Aún no sé por qué circulan sin cesar en mi imaginación los fotogramas de las momias que creó la cinematografía en las diversas etapas de su historia. ¿Será acaso --me pregunto-- por haber enfrentado en la pantalla hace apenas unos cuantos días la pesadillesca película de Jeunet y Caro, La ciudad de los niños perdidos? ¿O tal vez por haberme estremecido con otro filme de los mismos creadores, Delicatessen?
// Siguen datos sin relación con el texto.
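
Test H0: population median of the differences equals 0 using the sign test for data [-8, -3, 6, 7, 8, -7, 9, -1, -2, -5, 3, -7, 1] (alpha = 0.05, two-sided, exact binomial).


Step 1: Discard zero differences. Original n = 13; n_eff = number of nonzero differences = 13.
Nonzero differences (with sign): -8, -3, +6, +7, +8, -7, +9, -1, -2, -5, +3, -7, +1
Step 2: Count signs: positive = 6, negative = 7.
Step 3: Under H0: P(positive) = 0.5, so the number of positives S ~ Bin(13, 0.5).
Step 4: Two-sided exact p-value = sum of Bin(13,0.5) probabilities at or below the observed probability = 1.000000.
Step 5: alpha = 0.05. fail to reject H0.

n_eff = 13, pos = 6, neg = 7, p = 1.000000, fail to reject H0.


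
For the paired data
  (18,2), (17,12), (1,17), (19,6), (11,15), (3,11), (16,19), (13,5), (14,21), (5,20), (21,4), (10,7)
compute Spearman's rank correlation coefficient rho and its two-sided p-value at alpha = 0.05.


Step 1: Rank x and y separately (midranks; no ties here).
rank(x): 18->10, 17->9, 1->1, 19->11, 11->5, 3->2, 16->8, 13->6, 14->7, 5->3, 21->12, 10->4
rank(y): 2->1, 12->7, 17->9, 6->4, 15->8, 11->6, 19->10, 5->3, 21->12, 20->11, 4->2, 7->5
Step 2: d_i = R_x(i) - R_y(i); compute d_i^2.
  (10-1)^2=81, (9-7)^2=4, (1-9)^2=64, (11-4)^2=49, (5-8)^2=9, (2-6)^2=16, (8-10)^2=4, (6-3)^2=9, (7-12)^2=25, (3-11)^2=64, (12-2)^2=100, (4-5)^2=1
sum(d^2) = 426.
Step 3: rho = 1 - 6*426 / (12*(12^2 - 1)) = 1 - 2556/1716 = -0.489510.
Step 4: Under H0, t = rho * sqrt((n-2)/(1-rho^2)) = -1.7752 ~ t(10).
Step 5: Two-sided p-value from the t-distribution with 10 df = 0.106252.
Step 6: alpha = 0.05. fail to reject H0.

rho = -0.4895, p = 0.106252, fail to reject H0 at alpha = 0.05.


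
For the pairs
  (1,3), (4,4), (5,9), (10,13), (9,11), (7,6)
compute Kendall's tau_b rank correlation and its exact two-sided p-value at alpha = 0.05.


Step 1: Enumerate the 15 unordered pairs (i,j) with i<j and classify each by sign(x_j-x_i) * sign(y_j-y_i).
  (1,2):dx=+3,dy=+1->C; (1,3):dx=+4,dy=+6->C; (1,4):dx=+9,dy=+10->C; (1,5):dx=+8,dy=+8->C
  (1,6):dx=+6,dy=+3->C; (2,3):dx=+1,dy=+5->C; (2,4):dx=+6,dy=+9->C; (2,5):dx=+5,dy=+7->C
  (2,6):dx=+3,dy=+2->C; (3,4):dx=+5,dy=+4->C; (3,5):dx=+4,dy=+2->C; (3,6):dx=+2,dy=-3->D
  (4,5):dx=-1,dy=-2->C; (4,6):dx=-3,dy=-7->C; (5,6):dx=-2,dy=-5->C
Step 2: C = 14, D = 1, total pairs = 15.
Step 3: tau = (C - D)/(n(n-1)/2) = (14 - 1)/15 = 0.866667.
Step 4: Exact two-sided p-value (enumerate n! = 720 permutations of y under H0): p = 0.016667.
Step 5: alpha = 0.05. reject H0.

tau_b = 0.8667 (C=14, D=1), p = 0.016667, reject H0.


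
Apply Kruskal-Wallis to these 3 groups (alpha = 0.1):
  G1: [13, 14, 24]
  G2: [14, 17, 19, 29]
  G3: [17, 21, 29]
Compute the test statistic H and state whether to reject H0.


Step 1: Combine all N = 10 observations and assign midranks.
sorted (value, group, rank): (13,G1,1), (14,G1,2.5), (14,G2,2.5), (17,G2,4.5), (17,G3,4.5), (19,G2,6), (21,G3,7), (24,G1,8), (29,G2,9.5), (29,G3,9.5)
Step 2: Sum ranks within each group.
R_1 = 11.5 (n_1 = 3)
R_2 = 22.5 (n_2 = 4)
R_3 = 21 (n_3 = 3)
Step 3: H = 12/(N(N+1)) * sum(R_i^2/n_i) - 3(N+1)
     = 12/(10*11) * (11.5^2/3 + 22.5^2/4 + 21^2/3) - 3*11
     = 0.109091 * 317.646 - 33
     = 1.652273.
Step 4: Ties present; correction factor C = 1 - 18/(10^3 - 10) = 0.981818. Corrected H = 1.652273 / 0.981818 = 1.682870.
Step 5: Under H0, H ~ chi^2(2); p-value = 0.431091.
Step 6: alpha = 0.1. fail to reject H0.

H = 1.6829, df = 2, p = 0.431091, fail to reject H0.


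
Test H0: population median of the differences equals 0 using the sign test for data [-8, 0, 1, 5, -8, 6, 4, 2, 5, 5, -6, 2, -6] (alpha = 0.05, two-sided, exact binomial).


Step 1: Discard zero differences. Original n = 13; n_eff = number of nonzero differences = 12.
Nonzero differences (with sign): -8, +1, +5, -8, +6, +4, +2, +5, +5, -6, +2, -6
Step 2: Count signs: positive = 8, negative = 4.
Step 3: Under H0: P(positive) = 0.5, so the number of positives S ~ Bin(12, 0.5).
Step 4: Two-sided exact p-value = sum of Bin(12,0.5) probabilities at or below the observed probability = 0.387695.
Step 5: alpha = 0.05. fail to reject H0.

n_eff = 12, pos = 8, neg = 4, p = 0.387695, fail to reject H0.


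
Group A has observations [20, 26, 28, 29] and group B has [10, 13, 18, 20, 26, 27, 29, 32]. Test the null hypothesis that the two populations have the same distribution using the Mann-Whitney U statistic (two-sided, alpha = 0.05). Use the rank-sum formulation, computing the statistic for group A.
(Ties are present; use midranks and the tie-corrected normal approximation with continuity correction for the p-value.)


Step 1: Combine and sort all 12 observations; assign midranks.
sorted (value, group): (10,Y), (13,Y), (18,Y), (20,X), (20,Y), (26,X), (26,Y), (27,Y), (28,X), (29,X), (29,Y), (32,Y)
ranks: 10->1, 13->2, 18->3, 20->4.5, 20->4.5, 26->6.5, 26->6.5, 27->8, 28->9, 29->10.5, 29->10.5, 32->12
Step 2: Rank sum for X: R1 = 4.5 + 6.5 + 9 + 10.5 = 30.5.
Step 3: U_X = R1 - n1(n1+1)/2 = 30.5 - 4*5/2 = 30.5 - 10 = 20.5.
       U_Y = n1*n2 - U_X = 32 - 20.5 = 11.5.
Step 4: Ties are present, so use the tie-corrected normal approximation (with continuity correction) for the p-value.
Step 5: p-value = 0.494634; compare to alpha = 0.05. fail to reject H0.

U_X = 20.5, p = 0.494634, fail to reject H0 at alpha = 0.05.


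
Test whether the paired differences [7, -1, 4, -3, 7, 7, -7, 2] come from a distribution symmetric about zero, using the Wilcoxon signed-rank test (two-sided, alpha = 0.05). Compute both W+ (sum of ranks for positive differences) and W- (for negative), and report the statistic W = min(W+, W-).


Step 1: Drop any zero differences (none here) and take |d_i|.
|d| = [7, 1, 4, 3, 7, 7, 7, 2]
Step 2: Midrank |d_i| (ties get averaged ranks).
ranks: |7|->6.5, |1|->1, |4|->4, |3|->3, |7|->6.5, |7|->6.5, |7|->6.5, |2|->2
Step 3: Attach original signs; sum ranks with positive sign and with negative sign.
W+ = 6.5 + 4 + 6.5 + 6.5 + 2 = 25.5
W- = 1 + 3 + 6.5 = 10.5
(Check: W+ + W- = 36 should equal n(n+1)/2 = 36.)
Step 4: Test statistic W = min(W+, W-) = 10.5.
Step 5: Ties in |d|, so use the tie-corrected normal approximation.
        E[W] = n(n+1)/4 = 8*9/4 = 18.
        Tie groups: |d|=7 (t=4); sum(t^3 - t) = 60.
        Var[W] = n(n+1)(2n+1)/24 - sum(t^3-t)/48 = 1224/24 - 60/48 = 49.75.
        z = (W - E[W]) / sqrt(Var[W]) = (10.5 - 18) / 7.0534 = -1.0633.
        Two-sided p = 2*Phi(z) = 0.287636.
Step 6: alpha = 0.05. fail to reject H0.

W+ = 25.5, W- = 10.5, W = min = 10.5, p = 0.287636, fail to reject H0.


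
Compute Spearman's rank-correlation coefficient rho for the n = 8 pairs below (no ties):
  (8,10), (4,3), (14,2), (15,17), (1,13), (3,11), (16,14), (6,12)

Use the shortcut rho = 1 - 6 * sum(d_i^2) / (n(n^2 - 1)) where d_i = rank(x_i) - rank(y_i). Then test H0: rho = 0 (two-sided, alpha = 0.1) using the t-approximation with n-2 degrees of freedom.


Step 1: Rank x and y separately (midranks; no ties here).
rank(x): 8->5, 4->3, 14->6, 15->7, 1->1, 3->2, 16->8, 6->4
rank(y): 10->3, 3->2, 2->1, 17->8, 13->6, 11->4, 14->7, 12->5
Step 2: d_i = R_x(i) - R_y(i); compute d_i^2.
  (5-3)^2=4, (3-2)^2=1, (6-1)^2=25, (7-8)^2=1, (1-6)^2=25, (2-4)^2=4, (8-7)^2=1, (4-5)^2=1
sum(d^2) = 62.
Step 3: rho = 1 - 6*62 / (8*(8^2 - 1)) = 1 - 372/504 = 0.261905.
Step 4: Under H0, t = rho * sqrt((n-2)/(1-rho^2)) = 0.6647 ~ t(6).
Step 5: Two-sided p-value from the t-distribution with 6 df = 0.530923.
Step 6: alpha = 0.1. fail to reject H0.

rho = 0.2619, p = 0.530923, fail to reject H0 at alpha = 0.1.


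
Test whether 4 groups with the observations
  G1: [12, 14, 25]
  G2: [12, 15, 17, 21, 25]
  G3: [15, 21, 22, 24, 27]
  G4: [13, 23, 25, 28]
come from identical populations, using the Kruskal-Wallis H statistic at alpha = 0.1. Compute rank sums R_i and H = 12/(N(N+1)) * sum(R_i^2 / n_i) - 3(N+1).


Step 1: Combine all N = 17 observations and assign midranks.
sorted (value, group, rank): (12,G1,1.5), (12,G2,1.5), (13,G4,3), (14,G1,4), (15,G2,5.5), (15,G3,5.5), (17,G2,7), (21,G2,8.5), (21,G3,8.5), (22,G3,10), (23,G4,11), (24,G3,12), (25,G1,14), (25,G2,14), (25,G4,14), (27,G3,16), (28,G4,17)
Step 2: Sum ranks within each group.
R_1 = 19.5 (n_1 = 3)
R_2 = 36.5 (n_2 = 5)
R_3 = 52 (n_3 = 5)
R_4 = 45 (n_4 = 4)
Step 3: H = 12/(N(N+1)) * sum(R_i^2/n_i) - 3(N+1)
     = 12/(17*18) * (19.5^2/3 + 36.5^2/5 + 52^2/5 + 45^2/4) - 3*18
     = 0.039216 * 1440.25 - 54
     = 2.480392.
Step 4: Ties present; correction factor C = 1 - 42/(17^3 - 17) = 0.991422. Corrected H = 2.480392 / 0.991422 = 2.501854.
Step 5: Under H0, H ~ chi^2(3); p-value = 0.474956.
Step 6: alpha = 0.1. fail to reject H0.

H = 2.5019, df = 3, p = 0.474956, fail to reject H0.


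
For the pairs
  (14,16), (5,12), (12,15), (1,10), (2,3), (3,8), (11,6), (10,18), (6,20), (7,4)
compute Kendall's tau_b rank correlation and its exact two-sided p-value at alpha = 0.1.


Step 1: Enumerate the 45 unordered pairs (i,j) with i<j and classify each by sign(x_j-x_i) * sign(y_j-y_i).
  (1,2):dx=-9,dy=-4->C; (1,3):dx=-2,dy=-1->C; (1,4):dx=-13,dy=-6->C; (1,5):dx=-12,dy=-13->C
  (1,6):dx=-11,dy=-8->C; (1,7):dx=-3,dy=-10->C; (1,8):dx=-4,dy=+2->D; (1,9):dx=-8,dy=+4->D
  (1,10):dx=-7,dy=-12->C; (2,3):dx=+7,dy=+3->C; (2,4):dx=-4,dy=-2->C; (2,5):dx=-3,dy=-9->C
  (2,6):dx=-2,dy=-4->C; (2,7):dx=+6,dy=-6->D; (2,8):dx=+5,dy=+6->C; (2,9):dx=+1,dy=+8->C
  (2,10):dx=+2,dy=-8->D; (3,4):dx=-11,dy=-5->C; (3,5):dx=-10,dy=-12->C; (3,6):dx=-9,dy=-7->C
  (3,7):dx=-1,dy=-9->C; (3,8):dx=-2,dy=+3->D; (3,9):dx=-6,dy=+5->D; (3,10):dx=-5,dy=-11->C
  (4,5):dx=+1,dy=-7->D; (4,6):dx=+2,dy=-2->D; (4,7):dx=+10,dy=-4->D; (4,8):dx=+9,dy=+8->C
  (4,9):dx=+5,dy=+10->C; (4,10):dx=+6,dy=-6->D; (5,6):dx=+1,dy=+5->C; (5,7):dx=+9,dy=+3->C
  (5,8):dx=+8,dy=+15->C; (5,9):dx=+4,dy=+17->C; (5,10):dx=+5,dy=+1->C; (6,7):dx=+8,dy=-2->D
  (6,8):dx=+7,dy=+10->C; (6,9):dx=+3,dy=+12->C; (6,10):dx=+4,dy=-4->D; (7,8):dx=-1,dy=+12->D
  (7,9):dx=-5,dy=+14->D; (7,10):dx=-4,dy=-2->C; (8,9):dx=-4,dy=+2->D; (8,10):dx=-3,dy=-14->C
  (9,10):dx=+1,dy=-16->D
Step 2: C = 29, D = 16, total pairs = 45.
Step 3: tau = (C - D)/(n(n-1)/2) = (29 - 16)/45 = 0.288889.
Step 4: Exact two-sided p-value (enumerate n! = 3628800 permutations of y under H0): p = 0.291248.
Step 5: alpha = 0.1. fail to reject H0.

tau_b = 0.2889 (C=29, D=16), p = 0.291248, fail to reject H0.


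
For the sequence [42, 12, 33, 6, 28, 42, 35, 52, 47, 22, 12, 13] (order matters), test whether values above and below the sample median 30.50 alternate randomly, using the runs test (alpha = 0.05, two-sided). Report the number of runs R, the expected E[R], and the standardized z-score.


Step 1: Compute median = 30.50; label A = above, B = below.
Labels in order: ABABBAAAABBB  (n_A = 6, n_B = 6)
Step 2: Count runs R = 6.
Step 3: Under H0 (random ordering), E[R] = 2*n_A*n_B/(n_A+n_B) + 1 = 2*6*6/12 + 1 = 7.0000.
        Var[R] = 2*n_A*n_B*(2*n_A*n_B - n_A - n_B) / ((n_A+n_B)^2 * (n_A+n_B-1)) = 4320/1584 = 2.7273.
        SD[R] = 1.6514.
Step 4: Continuity-corrected z = (R + 0.5 - E[R]) / SD[R] = (6 + 0.5 - 7.0000) / 1.6514 = -0.3028.
Step 5: Two-sided p-value via normal approximation = 2*(1 - Phi(|z|)) = 0.762069.
Step 6: alpha = 0.05. fail to reject H0.

R = 6, z = -0.3028, p = 0.762069, fail to reject H0.


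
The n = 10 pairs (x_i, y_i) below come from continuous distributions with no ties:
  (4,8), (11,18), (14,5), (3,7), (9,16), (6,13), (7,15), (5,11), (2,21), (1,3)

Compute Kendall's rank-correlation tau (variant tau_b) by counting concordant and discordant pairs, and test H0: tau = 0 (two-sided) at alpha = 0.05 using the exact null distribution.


Step 1: Enumerate the 45 unordered pairs (i,j) with i<j and classify each by sign(x_j-x_i) * sign(y_j-y_i).
  (1,2):dx=+7,dy=+10->C; (1,3):dx=+10,dy=-3->D; (1,4):dx=-1,dy=-1->C; (1,5):dx=+5,dy=+8->C
  (1,6):dx=+2,dy=+5->C; (1,7):dx=+3,dy=+7->C; (1,8):dx=+1,dy=+3->C; (1,9):dx=-2,dy=+13->D
  (1,10):dx=-3,dy=-5->C; (2,3):dx=+3,dy=-13->D; (2,4):dx=-8,dy=-11->C; (2,5):dx=-2,dy=-2->C
  (2,6):dx=-5,dy=-5->C; (2,7):dx=-4,dy=-3->C; (2,8):dx=-6,dy=-7->C; (2,9):dx=-9,dy=+3->D
  (2,10):dx=-10,dy=-15->C; (3,4):dx=-11,dy=+2->D; (3,5):dx=-5,dy=+11->D; (3,6):dx=-8,dy=+8->D
  (3,7):dx=-7,dy=+10->D; (3,8):dx=-9,dy=+6->D; (3,9):dx=-12,dy=+16->D; (3,10):dx=-13,dy=-2->C
  (4,5):dx=+6,dy=+9->C; (4,6):dx=+3,dy=+6->C; (4,7):dx=+4,dy=+8->C; (4,8):dx=+2,dy=+4->C
  (4,9):dx=-1,dy=+14->D; (4,10):dx=-2,dy=-4->C; (5,6):dx=-3,dy=-3->C; (5,7):dx=-2,dy=-1->C
  (5,8):dx=-4,dy=-5->C; (5,9):dx=-7,dy=+5->D; (5,10):dx=-8,dy=-13->C; (6,7):dx=+1,dy=+2->C
  (6,8):dx=-1,dy=-2->C; (6,9):dx=-4,dy=+8->D; (6,10):dx=-5,dy=-10->C; (7,8):dx=-2,dy=-4->C
  (7,9):dx=-5,dy=+6->D; (7,10):dx=-6,dy=-12->C; (8,9):dx=-3,dy=+10->D; (8,10):dx=-4,dy=-8->C
  (9,10):dx=-1,dy=-18->C
Step 2: C = 30, D = 15, total pairs = 45.
Step 3: tau = (C - D)/(n(n-1)/2) = (30 - 15)/45 = 0.333333.
Step 4: Exact two-sided p-value (enumerate n! = 3628800 permutations of y under H0): p = 0.216373.
Step 5: alpha = 0.05. fail to reject H0.

tau_b = 0.3333 (C=30, D=15), p = 0.216373, fail to reject H0.


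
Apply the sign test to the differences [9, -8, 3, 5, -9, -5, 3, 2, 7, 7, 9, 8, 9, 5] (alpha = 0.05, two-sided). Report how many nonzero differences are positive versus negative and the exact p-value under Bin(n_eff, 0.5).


Step 1: Discard zero differences. Original n = 14; n_eff = number of nonzero differences = 14.
Nonzero differences (with sign): +9, -8, +3, +5, -9, -5, +3, +2, +7, +7, +9, +8, +9, +5
Step 2: Count signs: positive = 11, negative = 3.
Step 3: Under H0: P(positive) = 0.5, so the number of positives S ~ Bin(14, 0.5).
Step 4: Two-sided exact p-value = sum of Bin(14,0.5) probabilities at or below the observed probability = 0.057373.
Step 5: alpha = 0.05. fail to reject H0.

n_eff = 14, pos = 11, neg = 3, p = 0.057373, fail to reject H0.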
No respondo ahora, porque ambas cintas --presentadas en trepidante ciclo organizado por la Cineteca Nacional-- están lejos, muy lejos de la resurrección terrorífica de antiguas momias, y muy cerca de hipotéticos mundos transtemporales y de la inhalación del sueño ajenos cerca de la paranoia claustrofóbica y de la clonación; cerca también de pulgas asesinas, carniceros despiadados y ciegos mercenarios.
¿Entonces, a qué se debe este inesperado y obsesivo reciclaje de momias en mi imaginación? ¿Quizá --termino por preguntarme-- a la resurrección de Ripley (Sigourney Weaver) y de su corte de monstruos, tal y como ocurre en Alien, la resurrección, cinta también realizada por el francés Jean-Pierre Jeunet?
El caso es que aún recuerdo las imágenes creadas por George Melis en 1899 que muestran por primera vez en el cine a una momia. Imágenes brevísimas y elementales que venían a conferir cierto sentido a una cinta de apocalíptico título, Cleopatra. Rememoro de idéntica manera los planos que realizó en 1909 otro pionero, Gerard Bourgeois, para La momie du roi cuya primitiva problemática gira en torno de la profanación de la tumba del faraón Ramsés, que vuelve a la existencia para vengarse de quienes cometieron el sacrilegio. Sin embargo son los fotogramas expresionistas articulados en célebres escenas por el camarógrafo y cinedirector alemán Karl Freund (Bohéme, 16 de enero de 1890-Hollywood, 3 de mayo 1969) los que ocupan un lugar destacado en mi pantalla particular.
Porque, ¿quién que los vio podrá jamás olvidar The mummy (1932) con la relevante actuación de Boris Karloff como Im-Ho-Teb, la momia enamorada, que al retornar a la vida mediante el desciframiento de intrincados jeroglíficos, intenta revivir un antiguo amor ahora encarnado en una joven de nuestro tiempo, Hellen Grosbenrod (Zita Johann) que visita en el museo del Cairo el sarcófago y la momia de una princesa, precisamente aquella que alguna vez amó el susodicho Im-Ho-Teb?
¿Quién olvidará las tenebrosas escenas que acontecen ante la estatua de Isis, cuando Im-Ho-Teb intenta asesinar a Hellen para después poder gozar junto a ella la vida eterna? ¿Quién, el rayo que corta su desesperada acción, transformándose en un montón de huesos calcinados? Sin duda --cuando menos así la ubico en la memoria-- The mummy no sólo es un intenso poema de amor, sino también un impresionante melodrama tamizado por el horror de una antigua maldición que se renueva periódicamente.
Ahora que me refiero a la periodicidad, surgen incontenibles en mi mente momentos alucinantes de La momia azteca (1957) de Rafael Portillo. Alucinaciones que me retrotraen a una anécdota sobre la transmigración de las almas a través de los siglos; en este caso será Flor (Rosita Arenas) la mujer que en una vida anterior fue Xóchitl, hermosa doncella náhuatl que fue ejecutada por sus amores ilícitos con el guerrero Popoca, la que viene a perturbarme. Me inquietan las escenas durante las cuales el guerrero retorna a nuestro tiempo y espacio, encuentra a Xóchitl-Flor y trata de llevarla consigo ``al más allá''.
Pero, ¿por qué evocar en este texto --vuelvo a preguntarme-- momias y transmigraciones? ¿Acaso por la resurrección de Ripley recientemente recreada en Alien? No lo sé todavía.